Michael McCarthy and Ben Z., Space Furors are Sleazy, 2016. Wheel-thrown stoneware, altered, woodfired, salt-glazed, Cone 10, 15 x 10 x 8.5 in. All photographs by Michael McCarthy.I teach ceramics at the Austen Riggs Center, a small private psychiatric hospital and residential treatment center located in western Massachusetts. My department is part of the Activities Program and is housed in a building known as the Lavender Door, or to my students, simply “The Shop,” a short walk from the main hospital buildings. This full-fledged arts center offers instruction and facilities for various mediums within the patient-support structure of the hospital. 

Patients work with me voluntarily; there are no formal classes. I teach through self-directed, one-on-one, and group instruction and by fostering a collaborative studio environment. As in any shared studio space, students come and go on their own schedule. Making art is not a privilege that patients have to earn, but instead patients can start working with me any time after being admitted. This arrangement follows the belief that action in any form may promote growth and, as such, action holds more possibility than passivity. 

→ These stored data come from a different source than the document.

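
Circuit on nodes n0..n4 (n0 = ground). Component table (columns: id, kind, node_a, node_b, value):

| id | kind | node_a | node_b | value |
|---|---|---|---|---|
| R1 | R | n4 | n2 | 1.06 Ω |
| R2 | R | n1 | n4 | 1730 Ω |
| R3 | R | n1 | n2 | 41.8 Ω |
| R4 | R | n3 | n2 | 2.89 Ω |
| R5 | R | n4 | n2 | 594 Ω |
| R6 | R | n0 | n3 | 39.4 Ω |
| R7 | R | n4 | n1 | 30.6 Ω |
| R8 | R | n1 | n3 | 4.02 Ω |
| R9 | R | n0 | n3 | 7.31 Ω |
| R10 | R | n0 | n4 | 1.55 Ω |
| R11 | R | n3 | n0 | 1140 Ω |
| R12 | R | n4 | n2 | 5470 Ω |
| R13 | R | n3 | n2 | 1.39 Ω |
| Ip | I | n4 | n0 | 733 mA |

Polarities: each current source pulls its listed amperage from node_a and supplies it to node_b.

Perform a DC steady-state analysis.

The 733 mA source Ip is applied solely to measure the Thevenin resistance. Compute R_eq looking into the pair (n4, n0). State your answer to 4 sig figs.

Element admittances at DC:
  Y(R1) = 0.9434 S between n4,n2
  Y(R2) = 0.0005780 S between n1,n4
  Y(R3) = 0.02392 S between n1,n2
  Y(R4) = 0.3460 S between n3,n2
  Y(R5) = 0.001684 S between n4,n2
  Y(R6) = 0.02538 S between n0,n3
  Y(R7) = 0.03268 S between n4,n1
  Y(R8) = 0.2488 S between n1,n3
  Y(R9) = 0.1368 S between n0,n3
  Y(R10) = 0.6452 S between n0,n4
  Y(R11) = 0.0008772 S between n3,n0
  Y(R12) = 0.0001828 S between n4,n2
  Y(R13) = 0.7194 S between n3,n2
  Ip: injects 0.733 A into n0 (from n4)
Assemble and solve the 4×4 MNA system:
  V(n1)=-0.7613  V(n2)=-0.8329  V(n3)=-0.7289  V(n4)=-0.9519

R_eq = 1.299 Ω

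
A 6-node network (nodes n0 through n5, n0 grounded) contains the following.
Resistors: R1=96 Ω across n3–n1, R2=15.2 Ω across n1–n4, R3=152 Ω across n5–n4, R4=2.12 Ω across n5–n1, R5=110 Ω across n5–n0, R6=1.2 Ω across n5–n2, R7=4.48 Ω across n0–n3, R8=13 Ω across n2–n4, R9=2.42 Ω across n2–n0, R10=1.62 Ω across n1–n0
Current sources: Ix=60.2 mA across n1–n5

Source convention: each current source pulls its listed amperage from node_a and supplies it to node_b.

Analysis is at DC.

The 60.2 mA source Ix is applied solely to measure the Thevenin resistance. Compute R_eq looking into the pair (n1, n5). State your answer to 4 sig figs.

R_eq = 1.448 Ω

MNA unknowns: 5 node voltages V₁..V_5
R1: Y=0.01042 on G[3,1]
R2: Y=0.06579 on G[1,4]
R3: Y=0.006579 on G[5,4]
R4: Y=0.4717 on G[5,1]
R5: Y=0.009091 on G[5,0]
R6: Y=0.8333 on G[5,2]
R7: Y=0.2232 on G[0,3]
R8: Y=0.07692 on G[2,4]
R9: Y=0.4132 on G[2,0]
R10: Y=0.6173 on G[1,0]
Ix: z[1]−=0.0602, z[5]+=0.0602
solve → V1=-0.02648, V2=0.03886, V3=-0.001181, V4=0.01103, V5=0.06070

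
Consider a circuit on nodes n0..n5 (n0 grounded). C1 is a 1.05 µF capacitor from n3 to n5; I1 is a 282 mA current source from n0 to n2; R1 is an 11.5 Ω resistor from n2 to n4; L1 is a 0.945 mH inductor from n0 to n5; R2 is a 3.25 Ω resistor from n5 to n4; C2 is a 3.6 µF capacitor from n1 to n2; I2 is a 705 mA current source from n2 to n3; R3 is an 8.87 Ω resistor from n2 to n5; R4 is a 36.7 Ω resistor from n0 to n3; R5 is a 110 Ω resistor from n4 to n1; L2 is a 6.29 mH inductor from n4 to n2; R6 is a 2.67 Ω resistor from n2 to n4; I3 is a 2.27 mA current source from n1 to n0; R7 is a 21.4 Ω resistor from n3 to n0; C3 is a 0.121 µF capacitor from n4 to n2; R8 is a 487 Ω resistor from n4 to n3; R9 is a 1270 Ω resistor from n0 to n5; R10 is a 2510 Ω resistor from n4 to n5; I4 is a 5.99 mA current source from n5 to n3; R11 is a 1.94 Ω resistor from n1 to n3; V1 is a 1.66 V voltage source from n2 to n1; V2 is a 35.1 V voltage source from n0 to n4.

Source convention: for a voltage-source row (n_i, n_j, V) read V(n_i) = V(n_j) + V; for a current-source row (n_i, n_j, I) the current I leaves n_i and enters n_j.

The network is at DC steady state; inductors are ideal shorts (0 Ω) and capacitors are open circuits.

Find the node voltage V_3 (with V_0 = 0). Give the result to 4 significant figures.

-30.95 V

MNA unknowns: 5 node voltages V₁..V_5 plus 4 source currents (L1, L2, V1, V2)
C1: Y=0.000 on G[3,5]
I1: z[0]−=0.282, z[2]+=0.282
R1: Y=0.08696 on G[2,4]
L1: row V0−V5=0, i_L1 at 0,5
R2: Y=0.3077 on G[5,4]
C2: Y=0.000 on G[1,2]
I2: z[2]−=0.705, z[3]+=0.705
R3: Y=0.1127 on G[2,5]
R4: Y=0.02725 on G[0,3]
R5: Y=0.009091 on G[4,1]
L2: row V4−V2=0, i_L2 at 4,2
R6: Y=0.3745 on G[2,4]
I3: z[1]−=0.00227, z[0]+=0.00227
R7: Y=0.04673 on G[3,0]
C3: Y=0.000 on G[4,2]
R8: Y=0.002053 on G[4,3]
R9: Y=0.0007874 on G[0,5]
R10: Y=0.0003984 on G[4,5]
I4: z[5]−=0.00599, z[3]+=0.00599
R11: Y=0.5155 on G[1,3]
V1: row V2−V1=1.66, i_V1 at 2,1
V2: row V0−V4=35.1, i_V2 at 0,4
solve → V1=-36.76, V2=-35.10, V3=-30.95, V4=-35.10, V5=0.000
aux → i_L1=14.78, i_L2=-6.539, i_V1=-3.005, i_V2=-17.35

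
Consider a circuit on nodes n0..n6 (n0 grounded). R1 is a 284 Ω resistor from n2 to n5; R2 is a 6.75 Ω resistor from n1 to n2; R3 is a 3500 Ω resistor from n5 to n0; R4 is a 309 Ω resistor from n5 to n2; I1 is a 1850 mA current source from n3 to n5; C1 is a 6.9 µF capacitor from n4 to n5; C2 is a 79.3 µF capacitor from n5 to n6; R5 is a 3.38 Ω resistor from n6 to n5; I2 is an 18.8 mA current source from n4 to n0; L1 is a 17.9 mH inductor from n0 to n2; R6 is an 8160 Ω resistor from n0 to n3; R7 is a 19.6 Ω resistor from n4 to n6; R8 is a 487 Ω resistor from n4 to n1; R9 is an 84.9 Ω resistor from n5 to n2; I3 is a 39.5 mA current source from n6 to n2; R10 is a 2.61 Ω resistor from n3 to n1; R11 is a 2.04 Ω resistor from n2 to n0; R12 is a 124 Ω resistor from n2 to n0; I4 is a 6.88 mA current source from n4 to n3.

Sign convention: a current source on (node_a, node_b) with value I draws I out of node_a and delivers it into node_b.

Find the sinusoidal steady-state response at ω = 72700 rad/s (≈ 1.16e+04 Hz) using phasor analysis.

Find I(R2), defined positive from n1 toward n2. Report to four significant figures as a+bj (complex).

Apply KCL at each of the 6 non-ground nodes and solve the resulting linear system.
Node n1: branches {R2, R8, R10} → V_1 = -11.19+0.005287j
Node n2: branches {R1, R2, R4, L1, R9, I3, R11, R12} → V_2 = -0.08216-0.0001036j
Node n3: branches {I1, R6, R10, I4} → V_3 = -15.99+0.005285j
Node n4: branches {C1, I2, R7, R8, I4} → V_4 = 84.29+0.3945j
Node n5: branches {R1, R3, R4, I1, C1, C2, R5, R9} → V_5 = 84.33-0.04256j
Node n6: branches {C2, R5, R7, I3} → V_6 = 84.33-0.03510j

-1.645+0.0007985j A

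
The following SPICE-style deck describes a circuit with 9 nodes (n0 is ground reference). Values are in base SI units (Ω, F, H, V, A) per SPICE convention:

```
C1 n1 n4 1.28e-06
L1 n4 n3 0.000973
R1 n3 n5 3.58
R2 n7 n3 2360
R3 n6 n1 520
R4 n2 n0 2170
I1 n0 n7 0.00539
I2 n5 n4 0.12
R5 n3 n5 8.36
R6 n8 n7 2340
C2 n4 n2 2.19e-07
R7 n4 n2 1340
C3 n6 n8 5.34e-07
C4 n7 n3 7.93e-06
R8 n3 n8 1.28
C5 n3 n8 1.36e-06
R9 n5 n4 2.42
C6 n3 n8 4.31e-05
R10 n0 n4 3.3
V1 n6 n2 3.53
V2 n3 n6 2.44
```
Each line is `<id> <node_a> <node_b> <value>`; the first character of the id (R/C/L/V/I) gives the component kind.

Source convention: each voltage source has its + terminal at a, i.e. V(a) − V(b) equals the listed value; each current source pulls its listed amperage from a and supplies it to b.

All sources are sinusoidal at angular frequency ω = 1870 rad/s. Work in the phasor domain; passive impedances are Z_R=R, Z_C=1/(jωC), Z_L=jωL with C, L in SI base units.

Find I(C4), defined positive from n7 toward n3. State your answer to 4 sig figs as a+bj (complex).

Element admittances at ω=1870 rad/s:
  Y(C1) = 0.000+0.002394j S between n1,n4
  Y(L1) = 0.000-0.5496j S between n4,n3
  Y(R1) = 0.2793+0.000j S between n3,n5
  Y(R2) = 0.0004237+0.000j S between n7,n3
  Y(R3) = 0.001923+0.000j S between n6,n1
  Y(R4) = 0.0004608+0.000j S between n2,n0
  I1: injects 0.00539 A into n7 (from n0)
  I2: injects 0.12 A into n4 (from n5)
  Y(R5) = 0.1196+0.000j S between n3,n5
  Y(R6) = 0.0004274+0.000j S between n8,n7
  Y(C2) = 0.000+0.0004095j S between n4,n2
  Y(R7) = 0.0007463+0.000j S between n4,n2
  Y(C3) = 0.000+0.0009986j S between n6,n8
  Y(C4) = 0.000+0.01483j S between n7,n3
  Y(R8) = 0.7812+0.000j S between n3,n8
  Y(C5) = 0.000+0.002543j S between n3,n8
  Y(R9) = 0.4132+0.000j S between n5,n4
  Y(C6) = 0.000+0.08060j S between n3,n8
  Y(R10) = 0.3030+0.000j S between n0,n4
  V1: constraint V(n6)−V(n2) = 3.53
  V2: constraint V(n3)−V(n6) = 2.44
Assemble and solve the 10×10 MNA system:
  V(n1)=-0.9761+1.182j  V(n2)=-5.977-0.06666j  V(n3)=-0.006768-0.06666j  V(n4)=0.02688+0.0001014j  V(n5)=-0.1374-0.03269j  V(n6)=-2.447-0.06666j  V(n7)=0.01393-0.4289j  V(n8)=-0.007109-0.06994j
  i(V1)=-0.007207-0.002539j  i(V2)=-0.01004-0.007376j

0.005372+0.0003069j A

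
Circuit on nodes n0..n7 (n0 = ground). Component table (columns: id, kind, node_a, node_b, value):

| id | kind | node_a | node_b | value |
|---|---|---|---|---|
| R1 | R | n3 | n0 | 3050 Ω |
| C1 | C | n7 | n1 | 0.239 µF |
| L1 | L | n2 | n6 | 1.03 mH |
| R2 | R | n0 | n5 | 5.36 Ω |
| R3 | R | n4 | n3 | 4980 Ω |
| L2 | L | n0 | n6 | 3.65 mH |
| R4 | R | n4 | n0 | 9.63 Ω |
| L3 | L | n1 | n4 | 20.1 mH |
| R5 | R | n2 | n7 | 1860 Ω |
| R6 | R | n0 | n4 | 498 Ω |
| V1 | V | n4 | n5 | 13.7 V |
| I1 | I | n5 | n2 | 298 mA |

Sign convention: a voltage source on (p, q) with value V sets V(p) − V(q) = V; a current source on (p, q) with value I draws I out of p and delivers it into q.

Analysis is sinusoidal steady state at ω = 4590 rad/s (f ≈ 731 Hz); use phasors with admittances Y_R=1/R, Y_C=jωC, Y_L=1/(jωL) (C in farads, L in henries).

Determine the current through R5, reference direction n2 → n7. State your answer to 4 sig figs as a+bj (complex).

MNA unknowns: 7 node voltages V₁..V_7 plus 1 source current (V1)
R1: Y=0.0003279+0.000j on G[3,0]
C1: Y=0.000+0.001097j on G[7,1]
L1: Y=0.000-0.2115j on G[2,6]
R2: Y=0.1866+0.000j on G[0,5]
R3: Y=0.0002008+0.000j on G[4,3]
L2: Y=0.000-0.05969j on G[0,6]
R4: Y=0.1038+0.000j on G[4,0]
L3: Y=0.000-0.01084j on G[1,4]
R5: Y=0.0005376+0.000j on G[2,7]
R6: Y=0.002008+0.000j on G[0,4]
V1: row V4−V5=13.7, i_V1 at 4,5
I1: z[5]−=0.298, z[2]+=0.298
solve → V1=7.573-0.4328j, V2=0.03017+6.503j, V3=2.926+0.001823j, V4=7.702+0.004801j, V5=-5.998+0.004801j, V6=0.02353+5.072j, V7=8.853+3.891j
aux → i_V1=-0.8210+0.0008956j

-0.004743+0.001404j A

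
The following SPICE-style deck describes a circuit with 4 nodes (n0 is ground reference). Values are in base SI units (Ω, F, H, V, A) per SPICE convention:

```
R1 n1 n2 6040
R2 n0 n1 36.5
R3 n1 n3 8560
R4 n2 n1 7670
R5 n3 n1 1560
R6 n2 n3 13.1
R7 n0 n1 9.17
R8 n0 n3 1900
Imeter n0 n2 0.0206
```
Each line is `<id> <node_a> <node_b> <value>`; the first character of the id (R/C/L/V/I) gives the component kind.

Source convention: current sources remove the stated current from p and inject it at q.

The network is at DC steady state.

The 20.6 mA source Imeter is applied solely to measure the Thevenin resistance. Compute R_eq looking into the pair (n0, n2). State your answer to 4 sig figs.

Element admittances at DC:
  Y(R1) = 0.0001656 S between n1,n2
  Y(R2) = 0.02740 S between n0,n1
  Y(R3) = 0.0001168 S between n1,n3
  Y(R4) = 0.0001304 S between n2,n1
  Y(R5) = 0.0006410 S between n3,n1
  Y(R6) = 0.07634 S between n2,n3
  Y(R7) = 0.1091 S between n0,n1
  Y(R8) = 0.0005263 S between n0,n3
  Imeter: injects 0.0206 A into n2 (from n0)
Assemble and solve the 3×3 MNA system:
  V(n1)=0.1006  V(n2)=13.28  V(n3)=13.06

R_eq = 644.8 Ω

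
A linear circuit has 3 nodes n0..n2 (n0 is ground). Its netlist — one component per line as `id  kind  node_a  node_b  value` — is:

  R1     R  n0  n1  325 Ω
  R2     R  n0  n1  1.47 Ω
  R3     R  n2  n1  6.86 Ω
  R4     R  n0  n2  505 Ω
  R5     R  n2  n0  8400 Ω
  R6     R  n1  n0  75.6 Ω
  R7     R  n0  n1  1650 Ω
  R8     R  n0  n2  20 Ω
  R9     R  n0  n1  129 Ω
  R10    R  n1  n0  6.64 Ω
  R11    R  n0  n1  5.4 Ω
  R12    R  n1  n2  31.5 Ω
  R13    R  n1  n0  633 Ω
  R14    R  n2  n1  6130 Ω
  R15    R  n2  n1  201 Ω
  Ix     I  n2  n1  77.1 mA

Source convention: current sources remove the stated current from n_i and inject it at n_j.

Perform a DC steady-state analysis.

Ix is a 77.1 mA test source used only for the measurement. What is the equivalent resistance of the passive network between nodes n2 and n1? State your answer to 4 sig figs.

MNA unknowns: 2 node voltages V₁..V_2
R1: Y=0.003077 on G[0,1]
R2: Y=0.6803 on G[0,1]
R3: Y=0.1458 on G[2,1]
R4: Y=0.001980 on G[0,2]
R5: Y=0.0001190 on G[2,0]
R6: Y=0.01323 on G[1,0]
R7: Y=0.0006061 on G[0,1]
R8: Y=0.05000 on G[0,2]
R9: Y=0.007752 on G[0,1]
R10: Y=0.1506 on G[1,0]
R11: Y=0.1852 on G[0,1]
R12: Y=0.03175 on G[1,2]
R13: Y=0.001580 on G[1,0]
R14: Y=0.0001631 on G[2,1]
R15: Y=0.004975 on G[2,1]
Ix: z[2]−=0.0771, z[1]+=0.0771
solve → V1=0.01580, V2=-0.3161

R_eq = 4.305 Ω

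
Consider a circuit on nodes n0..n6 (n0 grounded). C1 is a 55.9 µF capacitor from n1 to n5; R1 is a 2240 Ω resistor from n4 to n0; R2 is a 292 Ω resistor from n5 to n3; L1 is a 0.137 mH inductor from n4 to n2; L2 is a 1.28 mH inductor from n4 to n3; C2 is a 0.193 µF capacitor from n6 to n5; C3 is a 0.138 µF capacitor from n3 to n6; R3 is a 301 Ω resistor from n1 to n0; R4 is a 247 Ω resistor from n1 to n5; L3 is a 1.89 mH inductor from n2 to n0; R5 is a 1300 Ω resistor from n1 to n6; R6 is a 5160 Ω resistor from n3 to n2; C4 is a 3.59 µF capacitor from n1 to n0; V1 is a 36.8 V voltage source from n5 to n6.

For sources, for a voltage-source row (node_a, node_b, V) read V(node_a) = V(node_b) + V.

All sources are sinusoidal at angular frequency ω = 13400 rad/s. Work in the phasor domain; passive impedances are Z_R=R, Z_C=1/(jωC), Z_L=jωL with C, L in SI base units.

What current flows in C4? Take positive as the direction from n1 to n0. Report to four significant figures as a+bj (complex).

Apply KCL at each of the 6 non-ground nodes and solve the resulting linear system.
Node n1: branches {C1, R3, R4, R5, C4} → V_1 = 1.460-0.01814j
Node n2: branches {L1, L3, R6} → V_2 = 1.775-0.1665j
Node n3: branches {R2, L2, C3, R6} → V_3 = 3.107-0.2816j
Node n4: branches {R1, L1, L2} → V_4 = 1.904-0.1790j
Node n5: branches {C1, R2, C2, R4, V1} → V_5 = 1.554-0.06297j
Node n6: branches {C2, C3, R5, V1} → V_6 = -35.25-0.06297j
Source currents: i(V1)=-0.02864-0.1661j

0.0008727+0.07023j A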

Joan Erikson, an author, educator, and craftsperson, founded the Activities Program at the Austen Riggs Center in 1953. What she created was simple, but her thinking was astute. Sadly, the shop is a rarity in today’s world. Erikson’s principle was that “art, crafts, intellectual pursuits…are productive for personal growth and development in any individual. These activities…promote change in a positive direction, support competence, and enhance the dignity and identity of the person involved.”1 Per Erickson’s belief, professional working artists who have not received clinical training staff the Activities Program. The hospital continues to value these ideas, which is why it has me, an artist, teaching ceramics. When patients are working in the studio they are referred to, specifically and correctly, as my students. Not patients.

That distinction may seem slight, but it is profound. The role of student-artist is a powerful alternative to the role of patient, underscoring that capacities, especially creativity, exist no matter how much someone is suffering.